Tramadol; Acetaminophen: (Major) Concomitant use of tramadol with a skeletal muscle relaxant may cause respiratory depression, hypotension, profound sedation, and death. Limit the use of opioid pain medications with a skeletal muscle relaxant to only patients for whom alternative treatment options are inadequate. If concurrent use is necessary, reduce initial dosage and titrate to clinical response; use the lowest effective doses and minimum treatment durations. Educate patients about the risks and symptoms of respiratory depression and sedation.
Trazodone: (Moderate) CNS depressants, such as carisoprodol, should be used cautiously in patients receiving trazodone because of additive CNS-depressant effects, including possible respiratory depression or hypotension. A dose reduction of one or both drugs may be warranted.

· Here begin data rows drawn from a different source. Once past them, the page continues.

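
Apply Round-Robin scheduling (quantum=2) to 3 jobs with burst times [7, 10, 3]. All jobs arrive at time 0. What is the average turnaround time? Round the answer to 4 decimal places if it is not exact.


Time quantum = 2
Execution trace:
  J1 runs 2 units, time = 2
  J2 runs 2 units, time = 4
  J3 runs 2 units, time = 6
  J1 runs 2 units, time = 8
  J2 runs 2 units, time = 10
  J3 runs 1 units, time = 11
  J1 runs 2 units, time = 13
  J2 runs 2 units, time = 15
  J1 runs 1 units, time = 16
  J2 runs 2 units, time = 18
  J2 runs 2 units, time = 20
Finish times: [16, 20, 11]
Average turnaround = 47/3 = 15.6667

15.6667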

Triazolam: (Moderate) Concomitant use of skeletal muscle relaxants with benzodiazepines can result in additive CNS depression. The severity of this interaction may be increased when additional CNS depressants are given. Monitor patients who take benzodiazepines with another CNS depressant for symptoms of excess sedation.
Tricyclic antidepressants: (Moderate) Concomitant use of carisoprodol with tricyclic antidepressants can result in additive CNS depression (sedation and dizziness), which can impair the ability to undertake tasks requiring mental alertness.

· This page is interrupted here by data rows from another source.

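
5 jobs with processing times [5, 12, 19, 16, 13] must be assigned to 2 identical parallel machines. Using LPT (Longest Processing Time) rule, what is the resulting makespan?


Sort jobs in decreasing order (LPT): [19, 16, 13, 12, 5]
Assign each job to the least loaded machine:
  Machine 1: jobs [19, 12], load = 31
  Machine 2: jobs [16, 13, 5], load = 34
Makespan = max load = 34

34


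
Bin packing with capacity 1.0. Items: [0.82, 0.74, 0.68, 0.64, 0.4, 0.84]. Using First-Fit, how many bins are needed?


Place items sequentially using First-Fit:
  Item 0.82 -> new Bin 1
  Item 0.74 -> new Bin 2
  Item 0.68 -> new Bin 3
  Item 0.64 -> new Bin 4
  Item 0.4 -> new Bin 5
  Item 0.84 -> new Bin 6
Total bins used = 6

6


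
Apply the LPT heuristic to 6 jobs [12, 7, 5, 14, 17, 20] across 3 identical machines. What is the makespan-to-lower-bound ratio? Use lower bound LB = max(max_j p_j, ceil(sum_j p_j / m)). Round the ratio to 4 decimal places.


LPT order: [20, 17, 14, 12, 7, 5]
Machine loads after assignment: [25, 24, 26]
LPT makespan = 26
Lower bound = max(max_job, ceil(total/3)) = max(20, 25) = 25
Ratio = 26 / 25 = 1.04

1.04


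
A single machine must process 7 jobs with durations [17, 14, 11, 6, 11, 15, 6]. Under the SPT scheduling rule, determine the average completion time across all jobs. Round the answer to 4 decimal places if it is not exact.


Sort jobs by processing time (SPT order): [6, 6, 11, 11, 14, 15, 17]
Compute completion times sequentially:
  Job 1: processing = 6, completes at 6
  Job 2: processing = 6, completes at 12
  Job 3: processing = 11, completes at 23
  Job 4: processing = 11, completes at 34
  Job 5: processing = 14, completes at 48
  Job 6: processing = 15, completes at 63
  Job 7: processing = 17, completes at 80
Sum of completion times = 266
Average completion time = 266/7 = 38.0

38.0


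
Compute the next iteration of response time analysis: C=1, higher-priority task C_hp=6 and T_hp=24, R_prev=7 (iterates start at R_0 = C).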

Trifluoperazine: (Moderate) Phenothiazines can potentiate the CNS-depressant action of other drugs such as skeletal muscle relaxants. Caution should be exercised during simultaneous use of these agents due to potential for additive hypotension and excessive CNS effects (sedation and dizziness), which can impair the ability to undertake tasks requiring mental alertness.
Trimipramine: (Moderate) Concomitant use of carisoprodol with tricyclic antidepressants can result in additive CNS depression (sedation and dizziness), which can impair the ability to undertake tasks requiring mental alertness.
Triprolidine: (Moderate) Carisoprodol is metabolized to meprobamate, a significant CNS depressant. Carisoprodol can cause additive CNS depression if used concomitantly with other CNS depressants. Additive effects of sedation and dizziness, which can impair the ability to undertake tasks requiring mental alertness, may occur if carisoprodol is taken with sedating H1-blockers. Utilize appropriate caution if carisoprodol is coadministered with another CNS depressant.
Valerian, Valeriana officinalis: (Moderate) The phytomedicinal herb, valerian, Valeriana officinalis may potentiate the CNS depressant effects of carisoprodol. Additive effects of sedation and dizziness, which can impair the ability to undertake tasks requiring mental alertness, may also occur.
Voriconazole: (Minor) Carisoprodol is extensively metabolized and is a significant substrate of CYP2C19 isoenzymes. Theoretically, CY2C19 inhibitors, such as voriconazole, could increase carisoprodol plasma levels, with potential for enhanced CNS depressant effects.
Zaleplon: (Moderate) Carisoprodol can cause additive CNS depression if used concomitantly with other CNS depressants.
Ziconotide: (Moderate) CNS depressant medications, such as carisoprodol, may increase drowsiness, dizziness, and confusion that are associated with ziconotide. Due to potentially additive effects, dosage adjustments may be necessary if ziconotide is used with a drug that has CNS depressant effects.
Ziprasidone: (Moderate) Ziprasidone has the potential to impair cognitive and motor skills. Additive CNS depressant effects are possible when ziprasidone is used concurrently with any CNS depressant, including carisoprodol.
Zolpidem: (Moderate) Carisoprodol can cause additive CNS depression if used concomitantly with other CNS depressants.